本件がクローズアップされたのは、システムエンジニアとして働くある市民が、ミニブログサービス「Twitter」に「Unicodeのマッピングはおかしい、アンノーン文字は28文字しか存在しないはずなのに、29文字分が予約されている」と投稿したことがきっかけです。このツイートを端緒として、アンノーンは28種であると主張する集団と、そうではなく29種であると主張する集団に分かれ激しい言い争いに発展しました。局員がこのやり取りを目撃した直後、過去に「29番目のアンノーン」について言及があったことを思い出し、これまでに記録された事案とともに取りまとめて案件の立ち上げを行いました。
当局の見解としては、29番目のアンノーンについては「現時点では存在しない」としています。これまでにその姿が目撃された記録が無いほか、具体的にどのような文字がモチーフとなっている(またはどのような文字のモチーフとなった)かが明らかにされていないことが根拠です。しかしながら、存在すると主張する人々は当局の予想をはるかに上回っており、カントー地方を対象に実施したアンケートでは実に52%もの市民が「アンノーンは29種である」と回答しました。実在すると答えたすべての市民が具体的なシンボルをイメージできなかったにもかかわらず、「存在することは間違いない」と答えたことは特筆すべき事象と言えます。

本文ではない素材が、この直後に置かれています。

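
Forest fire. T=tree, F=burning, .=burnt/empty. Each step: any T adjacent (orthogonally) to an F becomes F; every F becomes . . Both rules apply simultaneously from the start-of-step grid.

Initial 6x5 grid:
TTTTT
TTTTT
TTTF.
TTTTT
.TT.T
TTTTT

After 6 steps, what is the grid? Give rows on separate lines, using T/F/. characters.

Step 1: 3 trees catch fire, 1 burn out
  TTTTT
  TTTFT
  TTF..
  TTTFT
  .TT.T
  TTTTT
Step 2: 6 trees catch fire, 3 burn out
  TTTFT
  TTF.F
  TF...
  TTF.F
  .TT.T
  TTTTT
Step 3: 7 trees catch fire, 6 burn out
  TTF.F
  TF...
  F....
  TF...
  .TF.F
  TTTTT
Step 4: 6 trees catch fire, 7 burn out
  TF...
  F....
  .....
  F....
  .F...
  TTFTF
Step 5: 3 trees catch fire, 6 burn out
  F....
  .....
  .....
  .....
  .....
  TF.F.
Step 6: 1 trees catch fire, 3 burn out
  .....
  .....
  .....
  .....
  .....
  F....

.....
.....
.....
.....
.....
F....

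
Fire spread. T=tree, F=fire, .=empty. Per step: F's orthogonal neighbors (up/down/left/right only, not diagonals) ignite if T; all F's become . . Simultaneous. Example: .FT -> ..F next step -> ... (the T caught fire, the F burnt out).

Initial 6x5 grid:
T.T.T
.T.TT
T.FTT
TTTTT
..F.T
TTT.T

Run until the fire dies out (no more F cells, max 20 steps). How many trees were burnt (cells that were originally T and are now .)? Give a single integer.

Step 1: +3 fires, +2 burnt (F count now 3)
Step 2: +5 fires, +3 burnt (F count now 5)
Step 3: +4 fires, +5 burnt (F count now 4)
Step 4: +3 fires, +4 burnt (F count now 3)
Step 5: +1 fires, +3 burnt (F count now 1)
Step 6: +0 fires, +1 burnt (F count now 0)
Fire out after step 6
Initially T: 19, now '.': 27
Total burnt (originally-T cells now '.'): 16

Answer: 16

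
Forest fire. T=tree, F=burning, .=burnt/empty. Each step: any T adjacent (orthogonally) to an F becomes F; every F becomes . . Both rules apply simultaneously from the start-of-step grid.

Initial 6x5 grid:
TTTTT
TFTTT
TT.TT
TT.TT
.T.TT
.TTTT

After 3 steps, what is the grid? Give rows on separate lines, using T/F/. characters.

Step 1: 4 trees catch fire, 1 burn out
  TFTTT
  F.FTT
  TF.TT
  TT.TT
  .T.TT
  .TTTT
Step 2: 5 trees catch fire, 4 burn out
  F.FTT
  ...FT
  F..TT
  TF.TT
  .T.TT
  .TTTT
Step 3: 5 trees catch fire, 5 burn out
  ...FT
  ....F
  ...FT
  F..TT
  .F.TT
  .TTTT

...FT
....F
...FT
F..TT
.F.TT
.TTTT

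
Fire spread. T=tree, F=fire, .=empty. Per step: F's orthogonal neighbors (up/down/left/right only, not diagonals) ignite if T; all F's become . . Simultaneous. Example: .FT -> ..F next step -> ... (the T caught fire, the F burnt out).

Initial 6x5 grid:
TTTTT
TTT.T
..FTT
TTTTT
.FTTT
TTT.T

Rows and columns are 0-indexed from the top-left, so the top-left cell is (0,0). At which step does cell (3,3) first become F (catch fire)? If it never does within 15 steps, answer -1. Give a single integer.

Step 1: cell (3,3)='T' (+6 fires, +2 burnt)
Step 2: cell (3,3)='F' (+8 fires, +6 burnt)
  -> target ignites at step 2
Step 3: cell (3,3)='.' (+6 fires, +8 burnt)
Step 4: cell (3,3)='.' (+3 fires, +6 burnt)
Step 5: cell (3,3)='.' (+0 fires, +3 burnt)
  fire out at step 5

2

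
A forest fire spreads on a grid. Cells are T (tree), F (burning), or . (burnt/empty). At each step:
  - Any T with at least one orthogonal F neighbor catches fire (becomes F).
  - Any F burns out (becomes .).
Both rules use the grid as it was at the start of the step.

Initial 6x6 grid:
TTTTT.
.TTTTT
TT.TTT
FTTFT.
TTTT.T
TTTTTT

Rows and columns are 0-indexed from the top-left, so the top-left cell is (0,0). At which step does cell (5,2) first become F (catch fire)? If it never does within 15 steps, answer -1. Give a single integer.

Step 1: cell (5,2)='T' (+7 fires, +2 burnt)
Step 2: cell (5,2)='T' (+7 fires, +7 burnt)
Step 3: cell (5,2)='F' (+8 fires, +7 burnt)
  -> target ignites at step 3
Step 4: cell (5,2)='.' (+5 fires, +8 burnt)
Step 5: cell (5,2)='.' (+2 fires, +5 burnt)
Step 6: cell (5,2)='.' (+0 fires, +2 burnt)
  fire out at step 6

3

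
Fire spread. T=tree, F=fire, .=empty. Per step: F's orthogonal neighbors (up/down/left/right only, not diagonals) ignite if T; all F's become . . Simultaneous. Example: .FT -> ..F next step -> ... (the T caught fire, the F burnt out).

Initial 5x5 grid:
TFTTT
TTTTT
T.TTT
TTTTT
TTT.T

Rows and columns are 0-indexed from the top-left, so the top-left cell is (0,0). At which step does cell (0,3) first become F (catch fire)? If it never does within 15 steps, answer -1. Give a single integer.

Step 1: cell (0,3)='T' (+3 fires, +1 burnt)
Step 2: cell (0,3)='F' (+3 fires, +3 burnt)
  -> target ignites at step 2
Step 3: cell (0,3)='.' (+4 fires, +3 burnt)
Step 4: cell (0,3)='.' (+4 fires, +4 burnt)
Step 5: cell (0,3)='.' (+5 fires, +4 burnt)
Step 6: cell (0,3)='.' (+2 fires, +5 burnt)
Step 7: cell (0,3)='.' (+1 fires, +2 burnt)
Step 8: cell (0,3)='.' (+0 fires, +1 burnt)
  fire out at step 8

2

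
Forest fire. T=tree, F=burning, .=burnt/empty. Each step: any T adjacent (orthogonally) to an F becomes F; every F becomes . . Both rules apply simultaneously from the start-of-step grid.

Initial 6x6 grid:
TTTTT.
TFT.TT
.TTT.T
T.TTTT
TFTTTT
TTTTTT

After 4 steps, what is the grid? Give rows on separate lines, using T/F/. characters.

Step 1: 7 trees catch fire, 2 burn out
  TFTTT.
  F.F.TT
  .FTT.T
  T.TTTT
  F.FTTT
  TFTTTT
Step 2: 8 trees catch fire, 7 burn out
  F.FTT.
  ....TT
  ..FT.T
  F.FTTT
  ...FTT
  F.FTTT
Step 3: 5 trees catch fire, 8 burn out
  ...FT.
  ....TT
  ...F.T
  ...FTT
  ....FT
  ...FTT
Step 4: 4 trees catch fire, 5 burn out
  ....F.
  ....TT
  .....T
  ....FT
  .....F
  ....FT

....F.
....TT
.....T
....FT
.....F
....FT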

今後の対応方針としてはいくつかのものが考えられますが、現在進められているのは「29番目のアンノーン」がどの時期から言及されるようになったかを特定することです。その前後に何らかの事案/案件が発生していないか、そしてそれら事案/案件が、人々の認識、あるいはアンノーンの性質に何らかの影響を及ぼすような類のものでは無かったかについての検証作業が進められています。
本案件に付帯するアイテムはありません。